O que aconteceu: Zhao Chunli, 67, é detido após assassinar sete pessoas; foi o segundo ataque com arma de fogo e várias vítimas em três dias no estado —antes, um homem de 72 anos matou 11 pessoas em Monterey Park. A polícia ainda investiga os casos. Em ambos, os supostos atiradores eram idosos, caraterística que diferencia os ataques dos demais.

E a guerra?

Depois de semanas de suspense e impasse, os EUA e a Alemanha enfim anunciaram que vão mandar tanques para ajudar a Ucrânia. Serão 31 blindados M1 Abrams americanos e 14 Leopard-2 alemães. Mais: Berlim permitirá que outros países que operam o veículo forneçam unidades para Kiev.

Não é pouca coisa: a medida representa a maior escalada na ajuda militar ocidental para Kiev. Mas o que significa na prática?

  • Ainda é cedo para estimar o impacto militar, que essencialmente depende da quantidade ofertada e em quanto tempo os tanques estarão disponíveis e os ucranianos, habilitados para operá-los

  • Estudo do Instituto Internacional de Estudos Estratégicos, de Londres, aponta que alguma diferença pró-Ucrânia no campo de batalha poderia ocorrer com ao menos cem blindados

Um tanque M1A2 Abrams é preparado para ser entregue em uma base da Otan na Romênia
Um tanque M1A2 Abrams é preparado para ser entregue em uma base da Otan na Romênia - Octav Ganea - 14.fev.2017/Inquam Photos/Reuters

Moscou, claro, manifestou irritação e voltou a repetir ameaças.

E atenção: o Relógio do Juízo Final, instrumento simbólico que desde 1947 indica o quão perto da extinção a humanidade se encontra, moveu seus ponteiros.
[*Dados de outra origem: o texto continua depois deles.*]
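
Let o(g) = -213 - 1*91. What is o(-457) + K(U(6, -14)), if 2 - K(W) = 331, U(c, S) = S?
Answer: -633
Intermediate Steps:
K(W) = -329 (K(W) = 2 - 1*331 = 2 - 331 = -329)
o(g) = -304 (o(g) = -213 - 91 = -304)
o(-457) + K(U(6, -14)) = -304 - 329 = -633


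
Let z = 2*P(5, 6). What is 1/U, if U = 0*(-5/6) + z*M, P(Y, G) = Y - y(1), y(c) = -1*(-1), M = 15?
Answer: 1/120 ≈ 0.0083333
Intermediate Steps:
y(c) = 1
P(Y, G) = -1 + Y (P(Y, G) = Y - 1*1 = Y - 1 = -1 + Y)
z = 8 (z = 2*(-1 + 5) = 2*4 = 8)
U = 120 (U = 0*(-5/6) + 8*15 = 0*(-5*1/6) + 120 = 0*(-5/6) + 120 = 0 + 120 = 120)
1/U = 1/120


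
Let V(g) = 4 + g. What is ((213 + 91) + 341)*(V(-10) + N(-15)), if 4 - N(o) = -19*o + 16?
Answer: -195435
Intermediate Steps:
N(o) = -12 + 19*o (N(o) = 4 - (-19*o + 16) = 4 - (16 - 19*o) = 4 + (-16 + 19*o) = -12 + 19*o)
((213 + 91) + 341)*(V(-10) + N(-15)) = ((213 + 91) + 341)*((4 - 10) + (-12 + 19*(-15))) = (304 + 341)*(-6 + (-12 - 285)) = 645*(-6 - 297) = 645*(-303) = -195435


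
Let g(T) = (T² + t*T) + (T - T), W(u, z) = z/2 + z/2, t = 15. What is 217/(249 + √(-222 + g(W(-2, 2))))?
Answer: 54033/62189 - 434*I*√47/62189 ≈ 0.86885 - 0.047844*I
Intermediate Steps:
W(u, z) = z (W(u, z) = z*(½) + z*(½) = z/2 + z/2 = z)
g(T) = T² + 15*T (g(T) = (T² + 15*T) + (T - T) = (T² + 15*T) + 0 = T² + 15*T)
217/(249 + √(-222 + g(W(-2, 2)))) = 217/(249 + √(-222 + 2*(15 + 2))) = 217/(249 + √(-222 + 2*17)) = 217/(249 + √(-222 + 34)) = 217/(249 + √(-188)) = 217/(249 + 2*I*√47)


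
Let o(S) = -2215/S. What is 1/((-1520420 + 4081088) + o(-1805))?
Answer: 361/924401591 ≈ 3.9052e-7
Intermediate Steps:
1/((-1520420 + 4081088) + o(-1805)) = 1/((-1520420 + 4081088) - 2215/(-1805)) = 1/(2560668 - 2215*(-1/1805)) = 1/(2560668 + 443/361) = 1/(924401591/361) = 361/924401591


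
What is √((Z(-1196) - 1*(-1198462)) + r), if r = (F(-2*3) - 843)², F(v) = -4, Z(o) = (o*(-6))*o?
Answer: 5*I*√266665 ≈ 2582.0*I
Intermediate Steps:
Z(o) = -6*o² (Z(o) = (-6*o)*o = -6*o²)
r = 717409 (r = (-4 - 843)² = (-847)² = 717409)
√((Z(-1196) - 1*(-1198462)) + r) = √((-6*(-1196)² - 1*(-1198462)) + 717409) = √((-6*1430416 + 1198462) + 717409) = √((-8582496 + 1198462) + 717409) = √(-7384034 + 717409) = √(-6666625) = 5*I*√266665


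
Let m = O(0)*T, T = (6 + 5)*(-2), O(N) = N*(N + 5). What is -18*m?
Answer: 0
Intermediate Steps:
O(N) = N*(5 + N)
T = -22 (T = 11*(-2) = -22)
m = 0 (m = (0*(5 + 0))*(-22) = (0*5)*(-22) = 0*(-22) = 0)
-18*m = -18*0 = 0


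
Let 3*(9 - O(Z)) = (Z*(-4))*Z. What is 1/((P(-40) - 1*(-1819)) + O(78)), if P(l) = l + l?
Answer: 1/9860 ≈ 0.00010142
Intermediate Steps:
P(l) = 2*l
O(Z) = 9 + 4*Z²/3 (O(Z) = 9 - Z*(-4)*Z/3 = 9 - (-4*Z)*Z/3 = 9 - (-4)*Z²/3 = 9 + 4*Z²/3)
1/((P(-40) - 1*(-1819)) + O(78)) = 1/((2*(-40) - 1*(-1819)) + (9 + (4/3)*78²)) = 1/((-80 + 1819) + (9 + (4/3)*6084)) = 1/(1739 + (9 + 8112)) = 1/(1739 + 8121) = 1/9860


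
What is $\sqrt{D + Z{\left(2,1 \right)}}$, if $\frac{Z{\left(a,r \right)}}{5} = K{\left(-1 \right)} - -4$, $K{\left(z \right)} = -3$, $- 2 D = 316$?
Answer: $3 i \sqrt{17} \approx 12.369 i$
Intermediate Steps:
$D = -158$ ($D = \left(- \frac{1}{2}\right) 316 = -158$)
$Z{\left(a,r \right)} = 5$ ($Z{\left(a,r \right)} = 5 \left(-3 - -4\right) = 5 \left(-3 + 4\right) = 5 \cdot 1 = 5$)
$\sqrt{D + Z{\left(2,1 \right)}} = \sqrt{-158 + 5} = \sqrt{-153} = 3 i \sqrt{17}$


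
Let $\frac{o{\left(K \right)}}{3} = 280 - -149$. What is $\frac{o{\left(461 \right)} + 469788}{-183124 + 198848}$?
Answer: $\frac{471075}{15724} \approx 29.959$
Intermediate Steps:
$o{\left(K \right)} = 1287$ ($o{\left(K \right)} = 3 \left(280 - -149\right) = 3 \left(280 + 149\right) = 3 \cdot 429 = 1287$)
$\frac{o{\left(461 \right)} + 469788}{-183124 + 198848} = \frac{1287 + 469788}{-183124 + 198848} = \frac{471075}{15724}$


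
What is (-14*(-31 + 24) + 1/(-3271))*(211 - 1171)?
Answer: -307734720/3271 ≈ -94080.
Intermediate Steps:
(-14*(-31 + 24) + 1/(-3271))*(211 - 1171) = (-14*(-7) - 1/3271)*(-960) = (98 - 1/3271)*(-960) = (320557/3271)*(-960) = -307734720/3271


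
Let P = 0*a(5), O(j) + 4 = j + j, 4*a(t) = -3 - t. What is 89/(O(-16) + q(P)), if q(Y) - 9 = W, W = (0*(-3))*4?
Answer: -89/27 ≈ -3.2963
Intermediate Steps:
a(t) = -¾ - t/4 (a(t) = (-3 - t)/4 = -¾ - t/4)
W = 0 (W = 0*4 = 0)
O(j) = -4 + 2*j (O(j) = -4 + (j + j) = -4 + 2*j)
P = 0 (P = 0*(-¾ - ¼*5) = 0*(-¾ - 5/4) = 0*(-2) = 0)
q(Y) = 9 (q(Y) = 9 + 0 = 9)
89/(O(-16) + q(P)) = 89/((-4 + 2*(-16)) + 9) = 89/((-4 - 32) + 9) = 89/(-36 + 9) = 89/(-27) = 89*(-1/27) = -89/27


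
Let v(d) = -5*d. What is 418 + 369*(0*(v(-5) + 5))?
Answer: 418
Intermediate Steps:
418 + 369*(0*(v(-5) + 5)) = 418 + 369*(0*(-5*(-5) + 5)) = 418 + 369*(0*(25 + 5)) = 418 + 369*(0*30) = 418 + 369*0 = 418 + 0 = 418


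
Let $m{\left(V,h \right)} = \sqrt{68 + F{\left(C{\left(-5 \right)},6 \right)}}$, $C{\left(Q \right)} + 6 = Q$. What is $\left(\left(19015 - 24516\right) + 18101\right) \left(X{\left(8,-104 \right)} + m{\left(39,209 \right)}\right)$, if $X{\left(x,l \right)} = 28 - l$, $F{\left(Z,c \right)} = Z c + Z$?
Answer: $1663200 + 37800 i \approx 1.6632 \cdot 10^{6} + 37800.0 i$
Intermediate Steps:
$C{\left(Q \right)} = -6 + Q$
$F{\left(Z,c \right)} = Z + Z c$
$m{\left(V,h \right)} = 3 i$ ($m{\left(V,h \right)} = \sqrt{68 + \left(-6 - 5\right) \left(1 + 6\right)} = \sqrt{68 - 77} = \sqrt{-9} = 3 i$)
$\left(\left(19015 - 24516\right) + 18101\right) \left(X{\left(8,-104 \right)} + m{\left(39,209 \right)}\right) = \left(\left(19015 - 24516\right) + 18101\right) \left(\left(28 - -104\right) + 3 i\right) = \left(\left(19015 - 24516\right) + 18101\right) \left(\left(28 + 104\right) + 3 i\right) = \left(-5501 + 18101\right) \left(132 + 3 i\right) = 12600 \left(132 + 3 i\right) = 1663200 + 37800 i$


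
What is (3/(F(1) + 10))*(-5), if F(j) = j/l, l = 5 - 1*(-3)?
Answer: -40/27 ≈ -1.4815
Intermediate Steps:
l = 8 (l = 5 + 3 = 8)
F(j) = j/8
(3/(F(1) + 10))*(-5) = (3/((⅛)*1 + 10))*(-5) = (3/(⅛ + 10))*(-5) = (3/(81/8))*(-5) = (3*(8/81))*(-5) = (8/27)*(-5) = -40/27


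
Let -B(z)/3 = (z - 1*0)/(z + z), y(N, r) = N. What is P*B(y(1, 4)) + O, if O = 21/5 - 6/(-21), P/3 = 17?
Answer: -5041/70 ≈ -72.014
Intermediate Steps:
P = 51 (P = 3*17 = 51)
B(z) = -3/2 (B(z) = -3*(z - 1*0)/(z + z) = -3*(z + 0)/(2*z) = -3*z*1/(2*z) = -3*1/2 = -3/2)
O = 157/35 (O = 21*(1/5) - 6*(-1/21) = 21/5 + 2/7 = 157/35 ≈ 4.4857)
P*B(y(1, 4)) + O = 51*(-3/2) + 157/35 = -153/2 + 157/35 = -5041/70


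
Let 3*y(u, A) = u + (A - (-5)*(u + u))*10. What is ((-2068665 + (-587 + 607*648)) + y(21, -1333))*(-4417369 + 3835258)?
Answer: 977744099409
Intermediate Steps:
y(u, A) = 10*A/3 + 101*u/3 (y(u, A) = (u + (A - (-5)*(u + u))*10)/3 = (u + (A - (-5)*2*u)*10)/3 = (u + (A - (-10)*u)*10)/3 = (u + (A + 10*u)*10)/3 = (u + (10*A + 100*u))/3 = (10*A + 101*u)/3 = 10*A/3 + 101*u/3)
((-2068665 + (-587 + 607*648)) + y(21, -1333))*(-4417369 + 3835258) = ((-2068665 + (-587 + 607*648)) + ((10/3)*(-1333) + (101/3)*21))*(-4417369 + 3835258) = ((-2068665 + (-587 + 393336)) + (-13330/3 + 707))*(-582111) = ((-2068665 + 392749) - 11209/3)*(-582111) = (-1675916 - 11209/3)*(-582111) = -5038957/3*(-582111) = 977744099409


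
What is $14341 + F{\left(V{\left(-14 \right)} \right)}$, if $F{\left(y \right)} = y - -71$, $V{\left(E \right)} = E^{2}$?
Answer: $14608$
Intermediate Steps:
$F{\left(y \right)} = 71 + y$ ($F{\left(y \right)} = y + 71 = 71 + y$)
$14341 + F{\left(V{\left(-14 \right)} \right)} = 14341 + \left(71 + \left(-14\right)^{2}\right) = 14341 + \left(71 + 196\right) = 14341 + 267 = 14608$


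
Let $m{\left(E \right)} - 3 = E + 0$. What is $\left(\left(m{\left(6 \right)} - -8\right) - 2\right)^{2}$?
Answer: $225$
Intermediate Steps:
$m{\left(E \right)} = 3 + E$ ($m{\left(E \right)} = 3 + \left(E + 0\right) = 3 + E$)
$\left(\left(m{\left(6 \right)} - -8\right) - 2\right)^{2} = \left(\left(\left(3 + 6\right) - -8\right) - 2\right)^{2} = \left(\left(9 + 8\right) - 2\right)^{2} = \left(17 - 2\right)^{2} = 15^{2} = 225$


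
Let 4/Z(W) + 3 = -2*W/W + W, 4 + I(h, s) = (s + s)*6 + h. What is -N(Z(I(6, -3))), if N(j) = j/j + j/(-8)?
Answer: -79/78 ≈ -1.0128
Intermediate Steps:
I(h, s) = -4 + h + 12*s (I(h, s) = -4 + ((s + s)*6 + h) = -4 + ((2*s)*6 + h) = -4 + (12*s + h) = -4 + (h + 12*s) = -4 + h + 12*s)
Z(W) = 4/(-5 + W) (Z(W) = 4/(-3 + (-2*W/W + W)) = 4/(-3 + (-2*1 + W)) = 4/(-3 + (-2 + W)) = 4/(-5 + W))
N(j) = 1 - j/8 (N(j) = 1 + j*(-⅛) = 1 - j/8)
-N(Z(I(6, -3))) = -(1 - 1/(2*(-5 + (-4 + 6 + 12*(-3))))) = -(1 - 1/(2*(-5 + (-4 + 6 - 36)))) = -(1 - 1/(2*(-5 - 34))) = -(1 - 1/(2*(-39))) = -(1 - (-1)/(2*39)) = -(1 - ⅛*(-4/39)) = -(1 + 1/78) = -1*79/78 = -79/78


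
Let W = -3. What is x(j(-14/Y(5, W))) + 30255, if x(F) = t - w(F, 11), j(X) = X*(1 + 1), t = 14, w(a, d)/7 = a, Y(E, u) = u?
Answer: 90611/3 ≈ 30204.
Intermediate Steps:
w(a, d) = 7*a
j(X) = 2*X (j(X) = X*2 = 2*X)
x(F) = 14 - 7*F
x(j(-14/Y(5, W))) + 30255 = (14 - 14*(-14/(-3))) + 30255 = (14 - 14*(-14*(-1/3))) + 30255 = (14 - 14*14/3) + 30255 = (14 - 7*28/3) + 30255 = (14 - 196/3) + 30255 = -154/3 + 30255 = 90611/3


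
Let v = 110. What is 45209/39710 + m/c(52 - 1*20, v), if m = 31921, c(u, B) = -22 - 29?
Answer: -1265277251/2025210 ≈ -624.76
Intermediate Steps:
c(u, B) = -51
45209/39710 + m/c(52 - 1*20, v) = 45209/39710 + 31921/(-51) = 45209*(1/39710) + 31921*(-1/51) = 45209/39710 - 31921/51 = -1265277251/2025210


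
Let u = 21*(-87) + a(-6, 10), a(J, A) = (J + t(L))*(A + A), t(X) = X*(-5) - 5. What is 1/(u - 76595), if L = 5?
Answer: -1/79142 ≈ -1.2636e-5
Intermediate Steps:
t(X) = -5 - 5*X (t(X) = -5*X - 5 = -5 - 5*X)
a(J, A) = 2*A*(-30 + J) (a(J, A) = (J + (-5 - 5*5))*(A + A) = (J + (-5 - 25))*(2*A) = (J - 30)*(2*A) = (-30 + J)*(2*A) = 2*A*(-30 + J))
u = -2547 (u = 21*(-87) + 2*10*(-30 - 6) = -1827 + 2*10*(-36) = -1827 - 720 = -2547)
1/(u - 76595) = 1/(-2547 - 76595) = 1/(-79142) = -1/79142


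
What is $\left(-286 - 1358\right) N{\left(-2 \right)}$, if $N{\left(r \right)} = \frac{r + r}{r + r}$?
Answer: $-1644$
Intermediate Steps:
$N{\left(r \right)} = 1$ ($N{\left(r \right)} = \frac{2 r}{2 r} = 2 r \frac{1}{2 r} = 1$)
$\left(-286 - 1358\right) N{\left(-2 \right)} = \left(-286 - 1358\right) 1 = \left(-1644\right) 1 = -1644$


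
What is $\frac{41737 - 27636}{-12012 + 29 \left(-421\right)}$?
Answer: $- \frac{14101}{24221} \approx -0.58218$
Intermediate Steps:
$\frac{41737 - 27636}{-12012 + 29 \left(-421\right)} = \frac{41737 - 27636}{-12012 - 12209} = \frac{14101}{-24221} = 14101 \left(- \frac{1}{24221}\right) = - \frac{14101}{24221}$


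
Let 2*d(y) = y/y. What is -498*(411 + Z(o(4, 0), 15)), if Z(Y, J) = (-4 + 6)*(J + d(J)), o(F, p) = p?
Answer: -220116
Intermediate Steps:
d(y) = 1/2 (d(y) = (y/y)/2 = (1/2)*1 = 1/2)
Z(Y, J) = 1 + 2*J (Z(Y, J) = (-4 + 6)*(J + 1/2) = 2*(1/2 + J) = 1 + 2*J)
-498*(411 + Z(o(4, 0), 15)) = -498*(411 + (1 + 2*15)) = -498*(411 + (1 + 30)) = -498*(411 + 31) = -498*442 = -220116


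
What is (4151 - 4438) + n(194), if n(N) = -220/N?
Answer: -27949/97 ≈ -288.13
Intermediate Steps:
(4151 - 4438) + n(194) = (4151 - 4438) - 220/194 = -287 - 220*1/194 = -287 - 110/97 = -27949/97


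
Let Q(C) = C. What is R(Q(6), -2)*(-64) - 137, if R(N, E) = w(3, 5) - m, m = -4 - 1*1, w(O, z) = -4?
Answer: -201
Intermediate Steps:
m = -5 (m = -4 - 1 = -5)
R(N, E) = 1 (R(N, E) = -4 - 1*(-5) = -4 + 5 = 1)
R(Q(6), -2)*(-64) - 137 = 1*(-64) - 137 = -64 - 137 = -201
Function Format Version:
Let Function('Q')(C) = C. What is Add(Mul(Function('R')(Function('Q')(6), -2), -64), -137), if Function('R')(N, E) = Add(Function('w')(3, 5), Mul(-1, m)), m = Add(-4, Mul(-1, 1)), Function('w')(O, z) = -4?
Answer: -201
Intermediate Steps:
m = -5 (m = Add(-4, -1) = -5)
Function('R')(N, E) = 1 (Function('R')(N, E) = Add(-4, Mul(-1, -5)) = Add(-4, 5) = 1)
Add(Mul(Function('R')(Function('Q')(6), -2), -64), -137) = Add(Mul(1, -64), -137) = Add(-64, -137) = -201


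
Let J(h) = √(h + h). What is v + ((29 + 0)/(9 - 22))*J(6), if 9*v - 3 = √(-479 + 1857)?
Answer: ⅓ - 58*√3/13 + √1378/9 ≈ -3.2697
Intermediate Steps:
J(h) = √2*√h (J(h) = √(2*h) = √2*√h)
v = ⅓ + √1378/9 (v = ⅓ + √(-479 + 1857)/9 = ⅓ + √1378/9 ≈ 4.4579)
v + ((29 + 0)/(9 - 22))*J(6) = (⅓ + √1378/9) + ((29 + 0)/(9 - 22))*(√2*√6) = (⅓ + √1378/9) + (29/(-13))*(2*√3) = (⅓ + √1378/9) + (29*(-1/13))*(2*√3) = (⅓ + √1378/9) - 58*√3/13 = ⅓ - 58*√3/13 + √1378/9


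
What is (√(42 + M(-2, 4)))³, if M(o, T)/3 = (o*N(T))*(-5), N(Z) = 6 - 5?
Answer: 432*√2 ≈ 610.94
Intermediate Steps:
N(Z) = 1
M(o, T) = -15*o (M(o, T) = 3*((o*1)*(-5)) = 3*(o*(-5)) = 3*(-5*o) = -15*o)
(√(42 + M(-2, 4)))³ = (√(42 - 15*(-2)))³ = (√(42 + 30))³ = (√72)³ = (6*√2)³ = 432*√2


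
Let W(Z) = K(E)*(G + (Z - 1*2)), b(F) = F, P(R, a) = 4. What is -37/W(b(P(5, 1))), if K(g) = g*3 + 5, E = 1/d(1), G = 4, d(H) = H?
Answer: -37/48 ≈ -0.77083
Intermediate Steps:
E = 1 (E = 1/1 = 1)
K(g) = 5 + 3*g (K(g) = 3*g + 5 = 5 + 3*g)
W(Z) = 16 + 8*Z (W(Z) = (5 + 3*1)*(4 + (Z - 1*2)) = (5 + 3)*(4 + (Z - 2)) = 8*(4 + (-2 + Z)) = 8*(2 + Z) = 16 + 8*Z)
-37/W(b(P(5, 1))) = -37/(16 + 8*4) = -37/(16 + 32) = -37/48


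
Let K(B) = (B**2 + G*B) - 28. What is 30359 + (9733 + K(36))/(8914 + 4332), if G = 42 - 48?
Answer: 402146099/13246 ≈ 30360.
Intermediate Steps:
G = -6
K(B) = -28 + B**2 - 6*B (K(B) = (B**2 - 6*B) - 28 = -28 + B**2 - 6*B)
30359 + (9733 + K(36))/(8914 + 4332) = 30359 + (9733 + (-28 + 36**2 - 6*36))/(8914 + 4332) = 30359 + (9733 + (-28 + 1296 - 216))/13246 = 30359 + (9733 + 1052)*(1/13246) = 30359 + 10785*(1/13246) = 30359 + 10785/13246 = 402146099/13246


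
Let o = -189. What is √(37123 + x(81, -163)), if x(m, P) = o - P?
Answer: √37097 ≈ 192.61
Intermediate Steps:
x(m, P) = -189 - P
√(37123 + x(81, -163)) = √(37123 + (-189 - 1*(-163))) = √(37123 + (-189 + 163)) = √(37123 - 26) = √37097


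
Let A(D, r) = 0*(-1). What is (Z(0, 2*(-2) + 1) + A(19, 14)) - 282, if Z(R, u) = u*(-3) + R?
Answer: -273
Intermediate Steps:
A(D, r) = 0
Z(R, u) = R - 3*u (Z(R, u) = -3*u + R = R - 3*u)
(Z(0, 2*(-2) + 1) + A(19, 14)) - 282 = ((0 - 3*(2*(-2) + 1)) + 0) - 282 = ((0 - 3*(-4 + 1)) + 0) - 282 = ((0 - 3*(-3)) + 0) - 282 = ((0 + 9) + 0) - 282 = (9 + 0) - 282 = 9 - 282 = -273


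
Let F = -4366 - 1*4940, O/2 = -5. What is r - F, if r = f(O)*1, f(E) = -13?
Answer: 9293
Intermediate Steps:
O = -10 (O = 2*(-5) = -10)
F = -9306 (F = -4366 - 4940 = -9306)
r = -13 (r = -13*1 = -13)
r - F = -13 - 1*(-9306) = -13 + 9306 = 9293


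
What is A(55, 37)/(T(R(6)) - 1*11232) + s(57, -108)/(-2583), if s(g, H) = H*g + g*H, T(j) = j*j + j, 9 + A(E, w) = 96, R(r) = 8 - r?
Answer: 5110733/1073954 ≈ 4.7588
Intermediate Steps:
A(E, w) = 87 (A(E, w) = -9 + 96 = 87)
T(j) = j + j² (T(j) = j² + j = j + j²)
s(g, H) = 2*H*g (s(g, H) = H*g + H*g = 2*H*g)
A(55, 37)/(T(R(6)) - 1*11232) + s(57, -108)/(-2583) = 87/((8 - 1*6)*(1 + (8 - 1*6)) - 1*11232) + (2*(-108)*57)/(-2583) = 87/((8 - 6)*(1 + (8 - 6)) - 11232) - 12312*(-1/2583) = 87/(2*(1 + 2) - 11232) + 1368/287 = 87/(2*3 - 11232) + 1368/287 = 87/(6 - 11232) + 1368/287 = 87/(-11226) + 1368/287 = 87*(-1/11226) + 1368/287 = -29/3742 + 1368/287 = 5110733/1073954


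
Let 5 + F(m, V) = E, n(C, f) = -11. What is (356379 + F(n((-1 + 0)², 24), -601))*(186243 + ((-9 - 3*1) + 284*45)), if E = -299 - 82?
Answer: 70846522923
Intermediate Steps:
E = -381
F(m, V) = -386 (F(m, V) = -5 - 381 = -386)
(356379 + F(n((-1 + 0)², 24), -601))*(186243 + ((-9 - 3*1) + 284*45)) = (356379 - 386)*(186243 + ((-9 - 3*1) + 284*45)) = 355993*(186243 + ((-9 - 3) + 12780)) = 355993*(186243 + (-12 + 12780)) = 355993*(186243 + 12768) = 355993*199011 = 70846522923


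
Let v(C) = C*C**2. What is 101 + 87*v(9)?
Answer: 63524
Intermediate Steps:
v(C) = C**3
101 + 87*v(9) = 101 + 87*9**3 = 101 + 87*729 = 101 + 63423 = 63524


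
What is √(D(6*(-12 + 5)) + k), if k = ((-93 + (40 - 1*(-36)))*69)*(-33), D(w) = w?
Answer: √38667 ≈ 196.64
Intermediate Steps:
k = 38709 (k = ((-93 + (40 + 36))*69)*(-33) = ((-93 + 76)*69)*(-33) = -17*69*(-33) = -1173*(-33) = 38709)
√(D(6*(-12 + 5)) + k) = √(6*(-12 + 5) + 38709) = √(6*(-7) + 38709) = √(-42 + 38709) = √38667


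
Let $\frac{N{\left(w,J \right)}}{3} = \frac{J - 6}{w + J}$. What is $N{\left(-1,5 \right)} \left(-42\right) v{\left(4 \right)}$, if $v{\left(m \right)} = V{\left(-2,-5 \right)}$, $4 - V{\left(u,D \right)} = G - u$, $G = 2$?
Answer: $0$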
As notícias são tenebrosas: a Guerra da Ucrânia fez com que o mundo chegasse ao mais crítico índice de sua história.

Acompanhe as últimas atualizações sobre o conflito aqui.

O QUE ACONTECEU?

Uma seleção de notícias para entender o mundo

África

O governo do Egito anunciou a descoberta do que foi chamado de "restos de uma cidade romana inteira". O local, em Luxor, no sul do país, data dos primeiros séculos da era cristã.

Ásia

O frio intenso observado em partes do continente tem agravado a crise humanitária que se desenrola no Afeganistão desde o retorno do grupo fundamentalista Talibã ao poder. Somente na última quinzena, ao menos 124 pessoas morreram devido às temperaturas. A situação tem potencial para agravar também a crise econômica e a fome.

Oceania

Chris Hipkins, que teve papel preponderante na gestão da Covid na Nova Zelândia, foi escolhido pelo Partido Trabalhista para ser o substituto de Jacinda Ardern como primeiro-ministro do país —ela renunciou ao cargo em anúncio surpreendente.